Thursday, August 1, 2013

Emotional and Financial Dependency


Emotional Degradation and Emotional Subjection




Emotional degradation is a form of emotional SM that goes beyond embarrassment or humiliation into the realm of stripping the bottom of self-esteem or inner resources. For many people being embarrassed, humiliated, or even degraded can be very hot. Where to draw the line, and how to be sure that the loss of self-esteem stays under control and does not pervade aspects of life where it is unwanted can be very difficult to assess.

The heavier and riskier forms of this kind of play bring up questions about potentially damaging someone's self-respect both in and out of scene. While many males find it very hot to be told their cocks are small and unsatisfying in scene, and many females and males alike find it very hot to be told they are dirty, disgusting, or too ugly to desire, it would potentially be damaging to reinforce someone's negative self-image. To tell someone that he is stupid, useless, or undesirable may be hot for the person at the time, but it carries a lot of risk if it is repeated daily. It is the responsibility of the partners to consider the long-term self-esteem issues involved and to be sure that this kind of play does not lead into nonconsensual areas that sneak up on the partners over time.

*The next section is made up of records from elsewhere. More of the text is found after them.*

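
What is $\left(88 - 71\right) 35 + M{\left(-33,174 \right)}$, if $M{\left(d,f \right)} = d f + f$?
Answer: $-4973$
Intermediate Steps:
$M{\left(d,f \right)} = f + d f$
$\left(88 - 71\right) 35 + M{\left(-33,174 \right)} = \left(88 - 71\right) 35 + 174 \left(1 - 33\right) = 17 \cdot 35 + 174 \left(-32\right) = 595 - 5568 = -4973$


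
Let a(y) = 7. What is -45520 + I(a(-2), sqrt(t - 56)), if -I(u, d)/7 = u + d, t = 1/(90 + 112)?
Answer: -45569 - 7*I*sqrt(2284822)/202 ≈ -45569.0 - 52.381*I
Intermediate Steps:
t = 1/202 ≈ 0.0049505
I(u, d) = -7*d - 7*u (I(u, d) = -7*(u + d) = -7*(d + u) = -7*d - 7*u)
-45520 + I(a(-2), sqrt(t - 56)) = -45520 + (-7*sqrt(1/202 - 56) - 7*7) = -45520 + (-7*I*sqrt(2284822)/202 - 49) = -45520 + (-49 - 7*I*sqrt(2284822)/202) = -45569 - 7*I*sqrt(2284822)/202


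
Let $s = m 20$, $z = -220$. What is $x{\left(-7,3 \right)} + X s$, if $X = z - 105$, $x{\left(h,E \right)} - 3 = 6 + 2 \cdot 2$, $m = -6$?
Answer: $39013$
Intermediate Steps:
$x{\left(h,E \right)} = 13$ ($x{\left(h,E \right)} = 3 + \left(6 + 2 \cdot 2\right) = 3 + \left(6 + 4\right) = 3 + 10 = 13$)
$X = -325$ ($X = -220 - 105 = -325$)
$s = -120$ ($s = \left(-6\right) 20 = -120$)
$x{\left(-7,3 \right)} + X s = 13 - -39000 = 13 + 39000 = 39013$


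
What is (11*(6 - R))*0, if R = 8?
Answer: 0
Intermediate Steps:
(11*(6 - R))*0 = (11*(6 - 1*8))*0 = (11*(6 - 8))*0 = (11*(-2))*0 = -22*0 = 0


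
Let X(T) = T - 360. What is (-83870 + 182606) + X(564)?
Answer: 98940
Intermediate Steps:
X(T) = -360 + T
(-83870 + 182606) + X(564) = (-83870 + 182606) + (-360 + 564) = 98736 + 204 = 98940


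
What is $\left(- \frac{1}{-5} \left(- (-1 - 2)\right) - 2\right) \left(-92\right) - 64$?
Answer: $\frac{324}{5} \approx 64.8$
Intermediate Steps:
$\left(- \frac{1}{-5} \left(- (-1 - 2)\right) - 2\right) \left(-92\right) - 64 = \left(\left(-1\right) \left(- \frac{1}{5}\right) \left(\left(-1\right) \left(-3\right)\right) - 2\right) \left(-92\right) - 64 = \left(\frac{1}{5} \cdot 3 - 2\right) \left(-92\right) - 64 = \left(\frac{3}{5} - 2\right) \left(-92\right) - 64 = \left(- \frac{7}{5}\right) \left(-92\right) - 64 = \frac{644}{5} - 64 = \frac{324}{5}$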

More than most kinds of risky play, emotional degradation seems to risk a relationship's crossing the line into abuse. If the submissive or bottom is constantly told he or she is useless or subject to the top/dom's every whim, told to stay home doing the only lowly tasks he or she is good for, devoid of an outside job, school, or independent friends, and otherwise made dependent financially and emotionally on the top/dom for any kind of support or approval, how do the partners know if consent is still being given of free will? Even though such a model of abject subjection and extreme dependency on one's dom or top is appealing to many people, top and bottom alike, there is a substantial long-run risk of entrapment involved. Such relationships can start off with freely given and informed consent, but risk long-run emotional damage as well as the loss of opportunities in life.

Not all such relationships go down such a sad road! But to not think about the risks in advance and periodically reevaluate the situation is foolish.



Blackmail and Financial Subjection


Some people fantasize about being blackmailed. After all, blackmail is a form of control. While this is an extreme form of play that is rarely talked about in public, it does occur consensually. In one variant, the bottom consensually gives the top control over financial resources like bank accounts. If the bottom does not do the top's bidding or maintain whatever agreement was made, the top takes away the resources or reduces the bottom's allotment. In another variant, the top investigates the bottom's life and threatens to reveal unacceptable details to family or an employer unless payment or acquiescent behavior are forthcoming. Obviously, smaller amounts of resources afford less risk. But most of the time I have heard of this kind of play, it involves astonishingly large sums, even a person's entire savings.

Clearly this sort of play risks the top's not returning the resources or using them inappropriately. Disputes, particularly between unmarried lovers, can be hard to resolve. Under ordinary social mores, many would doubt that anyone can possibly give fully informed consent to something so extreme. But it is a fact that people do play this way. For some it is successful play.

Successful forms of this play sometimes entail specific goals for the bottom, such as studying harder at school, losing weight, or more frivolous goals such as the bottom's learning to kneel each night before bed. The palpable reality of actually losing money can be highly motivating as well as erotic. Complete financial dependency or vulnerability can also be a form of erotic control.

There are instances of people losing a lot of money this way. You are very foolish if you think it can't possibly happen to you because your dom or top would never do that to you or because you will never have a dispute with your partner. The person you have negotiated with may be completely serious when it comes to the financial threats involved in whatever contractual arrangements you agree to. In fact, for many, the appeal of this kind of play is inherently intertwined with the top's "badness," seriousness, or unpredictability. On the other hand, there are people in long-term relationships whose subjection or jeopardy does consensually and erotically involve the handing over of such financial reins. After all, many traditional marriages throughout the world involve similar arrangements, with the female having no independent resources. Such arrangements, while they may not appeal to feminists, do not innately preclude happiness or love in life.

If you are considering such an extreme form of play, it makes sense to consider getting a good lawyer to go over any contract you sign. You should also consider the long-term situation you may be putting yourself or your dependents in if you cannot reclaim resources in the event of a broken relationship or contract. I don't know of any court cases to date of anyone suing to reclaim resources surrendered to a dom in such circumstances, but I won't be surprised to hear it come up eventually.Tops and doms can get used as well as bottom and subs, if the negotiations are not clear and mutually acceptable. For the top to provide financial support for the bottom with nothing commensurate granted in return is also unlikely to be tenable in a long-term relationship.